Many were former students who recalled acts of kindness during Beck's nearly 30-year career: $20 given to a kid who was broke, textbooks bought for a student whose parents were going through bankruptcy, a spot cleared to sleep on Beck's living room floor.

But few knew about Beck's final gesture of generosity. The 59-year-old had agreed to a "rapid autopsy," a procedure conducted within hours of his death on March 28, 2017, so that scientists could learn as much as possible from the cancer that killed him.

"He was 100 percent for it," recalled his ex-wife, Nancy Beck, 63, who cared for Beck at the end of his life. "It wasn't the easiest thing to do, but it was important."

Beck donated his body to a rapid-autopsy research study at the Ohio State University, part of a growing effort by more than a dozen medical centers nationwide. The idea is to obtain tumor tissue immediately after death — before it has a chance to degrade. Scientists say such samples are the key to understanding the genetics of cancers that spread through the body, thwarting efforts to cure them.
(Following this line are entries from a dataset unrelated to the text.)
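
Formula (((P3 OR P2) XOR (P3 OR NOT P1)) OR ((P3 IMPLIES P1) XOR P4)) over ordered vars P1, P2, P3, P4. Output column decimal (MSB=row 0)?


Formula: (((P3 OR P2) XOR (P3 OR NOT P1)) OR ((P3 IMPLIES P1) XOR P4)) over P1, P2, P3, P4 (16 rows)
Evaluate each row (bits = P1,P2,P3,P4, MSB first):
  row 0 [0000]: (((0 OR 0) XOR (0 OR NOT 0)) OR ((0 IMPLIES 0) XOR 0)) -> 1
  row 1 [0001]: (((0 OR 0) XOR (0 OR NOT 0)) OR ((0 IMPLIES 0) XOR 1)) -> 1
  row 2 [0010]: (((1 OR 0) XOR (1 OR NOT 0)) OR ((1 IMPLIES 0) XOR 0)) -> 0
  row 3 [0011]: (((1 OR 0) XOR (1 OR NOT 0)) OR ((1 IMPLIES 0) XOR 1)) -> 1
  row 4 [0100]: (((0 OR 1) XOR (0 OR NOT 0)) OR ((0 IMPLIES 0) XOR 0)) -> 1
  row 5 [0101]: (((0 OR 1) XOR (0 OR NOT 0)) OR ((0 IMPLIES 0) XOR 1)) -> 0
  row 6 [0110]: (((1 OR 1) XOR (1 OR NOT 0)) OR ((1 IMPLIES 0) XOR 0)) -> 0
  row 7 [0111]: (((1 OR 1) XOR (1 OR NOT 0)) OR ((1 IMPLIES 0) XOR 1)) -> 1
  row 8 [1000]: (((0 OR 0) XOR (0 OR NOT 1)) OR ((0 IMPLIES 1) XOR 0)) -> 1
  row 9 [1001]: (((0 OR 0) XOR (0 OR NOT 1)) OR ((0 IMPLIES 1) XOR 1)) -> 0
  row 10 [1010]: (((1 OR 0) XOR (1 OR NOT 1)) OR ((1 IMPLIES 1) XOR 0)) -> 1
  row 11 [1011]: (((1 OR 0) XOR (1 OR NOT 1)) OR ((1 IMPLIES 1) XOR 1)) -> 0
  row 12 [1100]: (((0 OR 1) XOR (0 OR NOT 1)) OR ((0 IMPLIES 1) XOR 0)) -> 1
  row 13 [1101]: (((0 OR 1) XOR (0 OR NOT 1)) OR ((0 IMPLIES 1) XOR 1)) -> 1
  row 14 [1110]: (((1 OR 1) XOR (1 OR NOT 1)) OR ((1 IMPLIES 1) XOR 0)) -> 1
  row 15 [1111]: (((1 OR 1) XOR (1 OR NOT 1)) OR ((1 IMPLIES 1) XOR 1)) -> 0
Full result column, 4 rows per line (P1,P2 fixed per line; P3,P4 runs 00..11 left to right):
  rows 0-3 [P1,P2=00]: 1101  = hex D
  rows 4-7 [P1,P2=01]: 1001  = hex 9
  rows 8-11 [P1,P2=10]: 1010  = hex A
  rows 12-15 [P1,P2=11]: 1110  = hex E
Output column (row 0 .. row 15) = 1101100110101110
Output column grouped in 4s = 1101 1001 1010 1110 = 0xD9AE
Convert to decimal digit by digit (value = value*16 + digit):
  D -> 13
  13*16 + 9 = 217
  217*16 + 10 (A) = 3482
  3482*16 + 14 (E) = 55726
Decimal = 55726

55726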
"People are recognizing that cancer is more heterogeneous than we realize," said Dr. Sameek Roychowdhury, a medical scientist at OSU's Comprehensive Cancer Center. "Different parts of your body may have different cancer cells, even though they originated from the same cancer."

In Beck's case, results from the rapid autopsy showed he had developed a mutation that caused the experimental drug he was taking, known as an FGFR inhibitor, to stop working. "This is helping us shape how we develop this new drug," Roychowdhury said. "How can we make a better drug? Or can we make a better drug combination?"

Rapid-autopsy technology has been available for decades. Researchers at the University of Washington in Seattle have been using the technique to study prostate cancer since 1991. But only in recent years have more hospitals been launching and expanding programs, said Dr. Jody Hooper, director of the Legacy Gift Rapid Autopsy Program at Johns Hopkins Medicine in Baltimore. At last count, there were 14 similar programs in the U.S.

Scientists recognize the value of examining tissue from multiple sites soon after death and obtaining larger samples than they could while a patient was living. Cancer cells can be retrieved during such autopsies and kept alive, allowing researchers to experiment with ways to treat — or kill — them.

"It's the power of sampling over the entire body at the same time," said Hooper.